Last Sunday’s New York Times featured an article about A.I. titled “The Future of Artificial Intelligence” (www.nytimes.com/2009/05/24/weekinreview/24markoff.html?hpw)  that mentioned Ray Kurzweil’s The Singularity Is Near (2006), certainly one of my oddball favorite books. (One disclaimer: It’s too long and I couldn’t finish it, but I’d say most readers of a techno nature will find the first 150 pages most fun.) He makes a host of wild claims in the book, perhaps the most attention-getting being his idea that humans may soon conquer mortality itself by uploading their memories into hardware and in effect then living on after our bodies have failed or have been replaced with newer, prettier parts. It all sounds kooky, but he’s a well-regarded expert in this field, and I think we shouldn’t discount him so easily. Apparently there’s a new documentary film out titled Transcendent Man, which details some of these ideas, and as well Kurzweil has his own film coming out this summer. 

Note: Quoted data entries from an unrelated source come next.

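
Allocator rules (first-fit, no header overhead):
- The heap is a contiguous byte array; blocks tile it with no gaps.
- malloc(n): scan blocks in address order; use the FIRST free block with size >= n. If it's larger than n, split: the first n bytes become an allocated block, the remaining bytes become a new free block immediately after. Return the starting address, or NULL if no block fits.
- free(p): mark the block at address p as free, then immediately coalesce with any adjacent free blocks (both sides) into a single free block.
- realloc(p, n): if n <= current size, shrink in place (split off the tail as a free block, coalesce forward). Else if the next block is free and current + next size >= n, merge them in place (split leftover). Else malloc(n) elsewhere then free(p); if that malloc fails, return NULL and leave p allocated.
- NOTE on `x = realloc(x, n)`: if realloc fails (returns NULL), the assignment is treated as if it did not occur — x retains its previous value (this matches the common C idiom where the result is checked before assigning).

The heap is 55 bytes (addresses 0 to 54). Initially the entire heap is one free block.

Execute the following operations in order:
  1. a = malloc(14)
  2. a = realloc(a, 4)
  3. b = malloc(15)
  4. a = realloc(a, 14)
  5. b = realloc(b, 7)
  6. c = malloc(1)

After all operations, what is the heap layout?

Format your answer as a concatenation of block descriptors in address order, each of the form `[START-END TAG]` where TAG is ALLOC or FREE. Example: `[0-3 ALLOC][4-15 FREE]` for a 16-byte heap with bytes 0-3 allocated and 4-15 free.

Answer: [0-0 ALLOC][1-3 FREE][4-10 ALLOC][11-18 FREE][19-32 ALLOC][33-54 FREE]

Derivation:
Op 1: a = malloc(14) -> a = 0; heap: [0-13 ALLOC][14-54 FREE]
Op 2: a = realloc(a, 4) -> a = 0; heap: [0-3 ALLOC][4-54 FREE]
Op 3: b = malloc(15) -> b = 4; heap: [0-3 ALLOC][4-18 ALLOC][19-54 FREE]
Op 4: a = realloc(a, 14) -> a = 19; heap: [0-3 FREE][4-18 ALLOC][19-32 ALLOC][33-54 FREE]
Op 5: b = realloc(b, 7) -> b = 4; heap: [0-3 FREE][4-10 ALLOC][11-18 FREE][19-32 ALLOC][33-54 FREE]
Op 6: c = malloc(1) -> c = 0; heap: [0-0 ALLOC][1-3 FREE][4-10 ALLOC][11-18 FREE][19-32 ALLOC][33-54 FREE]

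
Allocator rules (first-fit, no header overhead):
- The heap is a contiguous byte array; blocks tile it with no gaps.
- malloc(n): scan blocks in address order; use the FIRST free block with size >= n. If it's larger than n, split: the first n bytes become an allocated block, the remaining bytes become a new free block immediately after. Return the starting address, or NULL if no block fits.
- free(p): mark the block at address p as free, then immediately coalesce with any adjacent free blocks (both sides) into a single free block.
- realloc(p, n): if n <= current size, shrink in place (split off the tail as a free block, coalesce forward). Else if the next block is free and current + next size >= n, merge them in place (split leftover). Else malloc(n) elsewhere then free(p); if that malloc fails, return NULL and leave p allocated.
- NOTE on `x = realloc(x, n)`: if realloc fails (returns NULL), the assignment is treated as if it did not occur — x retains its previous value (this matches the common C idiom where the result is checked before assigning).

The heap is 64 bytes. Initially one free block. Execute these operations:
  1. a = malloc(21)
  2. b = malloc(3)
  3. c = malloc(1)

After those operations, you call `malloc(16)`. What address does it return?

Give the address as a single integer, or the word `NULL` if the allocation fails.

Op 1: a = malloc(21) -> a = 0; heap: [0-20 ALLOC][21-63 FREE]
Op 2: b = malloc(3) -> b = 21; heap: [0-20 ALLOC][21-23 ALLOC][24-63 FREE]
Op 3: c = malloc(1) -> c = 24; heap: [0-20 ALLOC][21-23 ALLOC][24-24 ALLOC][25-63 FREE]
malloc(16): first-fit scan over [0-20 ALLOC][21-23 ALLOC][24-24 ALLOC][25-63 FREE] -> 25

Answer: 25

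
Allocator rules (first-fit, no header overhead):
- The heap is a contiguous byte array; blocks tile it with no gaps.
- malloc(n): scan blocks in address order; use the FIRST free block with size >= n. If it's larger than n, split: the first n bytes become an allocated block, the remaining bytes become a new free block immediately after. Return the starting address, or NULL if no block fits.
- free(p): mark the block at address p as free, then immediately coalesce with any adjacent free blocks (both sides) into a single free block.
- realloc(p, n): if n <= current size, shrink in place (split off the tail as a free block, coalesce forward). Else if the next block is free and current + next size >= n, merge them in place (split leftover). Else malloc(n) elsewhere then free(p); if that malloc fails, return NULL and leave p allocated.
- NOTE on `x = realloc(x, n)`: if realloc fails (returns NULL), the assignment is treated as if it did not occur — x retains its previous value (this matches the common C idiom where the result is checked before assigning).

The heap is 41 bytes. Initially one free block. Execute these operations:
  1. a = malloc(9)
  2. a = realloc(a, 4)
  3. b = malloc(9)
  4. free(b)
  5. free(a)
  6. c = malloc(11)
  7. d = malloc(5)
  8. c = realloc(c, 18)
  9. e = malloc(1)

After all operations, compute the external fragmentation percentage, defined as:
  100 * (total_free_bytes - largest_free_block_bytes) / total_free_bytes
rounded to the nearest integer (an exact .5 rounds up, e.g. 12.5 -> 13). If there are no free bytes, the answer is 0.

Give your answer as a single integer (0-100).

Answer: 41

Derivation:
Op 1: a = malloc(9) -> a = 0; heap: [0-8 ALLOC][9-40 FREE]
Op 2: a = realloc(a, 4) -> a = 0; heap: [0-3 ALLOC][4-40 FREE]
Op 3: b = malloc(9) -> b = 4; heap: [0-3 ALLOC][4-12 ALLOC][13-40 FREE]
Op 4: free(b) -> (freed b); heap: [0-3 ALLOC][4-40 FREE]
Op 5: free(a) -> (freed a); heap: [0-40 FREE]
Op 6: c = malloc(11) -> c = 0; heap: [0-10 ALLOC][11-40 FREE]
Op 7: d = malloc(5) -> d = 11; heap: [0-10 ALLOC][11-15 ALLOC][16-40 FREE]
Op 8: c = realloc(c, 18) -> c = 16; heap: [0-10 FREE][11-15 ALLOC][16-33 ALLOC][34-40 FREE]
Op 9: e = malloc(1) -> e = 0; heap: [0-0 ALLOC][1-10 FREE][11-15 ALLOC][16-33 ALLOC][34-40 FREE]
Free blocks: [10 7] total_free=17 largest=10 -> 100*(17-10)/17 = 700/17 ≈ 41.176 -> rounds to 41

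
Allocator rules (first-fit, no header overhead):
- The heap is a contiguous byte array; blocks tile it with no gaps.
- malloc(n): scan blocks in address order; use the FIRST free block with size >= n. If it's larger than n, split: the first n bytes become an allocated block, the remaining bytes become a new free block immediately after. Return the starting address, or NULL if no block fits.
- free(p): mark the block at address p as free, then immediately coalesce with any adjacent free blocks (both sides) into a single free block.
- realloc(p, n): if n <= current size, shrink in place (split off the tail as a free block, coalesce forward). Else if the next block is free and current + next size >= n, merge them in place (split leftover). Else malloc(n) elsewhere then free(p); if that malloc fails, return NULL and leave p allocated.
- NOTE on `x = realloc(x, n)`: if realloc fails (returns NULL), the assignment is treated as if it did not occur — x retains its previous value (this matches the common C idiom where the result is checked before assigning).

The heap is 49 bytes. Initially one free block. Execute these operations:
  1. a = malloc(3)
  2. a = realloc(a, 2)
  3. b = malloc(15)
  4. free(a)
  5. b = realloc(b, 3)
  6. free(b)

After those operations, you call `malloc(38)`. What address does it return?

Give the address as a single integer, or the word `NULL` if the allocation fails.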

In a nutshell, here’s his argument: Advances and breakthroughs are being made in A.I. at various obscure labs across the country and the world. By 2017 he thinks we’ll have a computer with the reasoning properties of a human brain, and by some time in the not-too-distant future (2045 is one of his dates for momentous change, but some of it occurs earlier), a computer with the power of a billion brains at once. The concept is called Post-Humanism. What seems least convincing about The Singularity Is Near, but most heartening, is his rosy, upbeat attitude. Basically he suggests our coming computer overlords will solve all our problems. It’s a nice change from the downer vision of a near-future of murderous cannibals scavenging the countryside for tidbits of gore and plunder.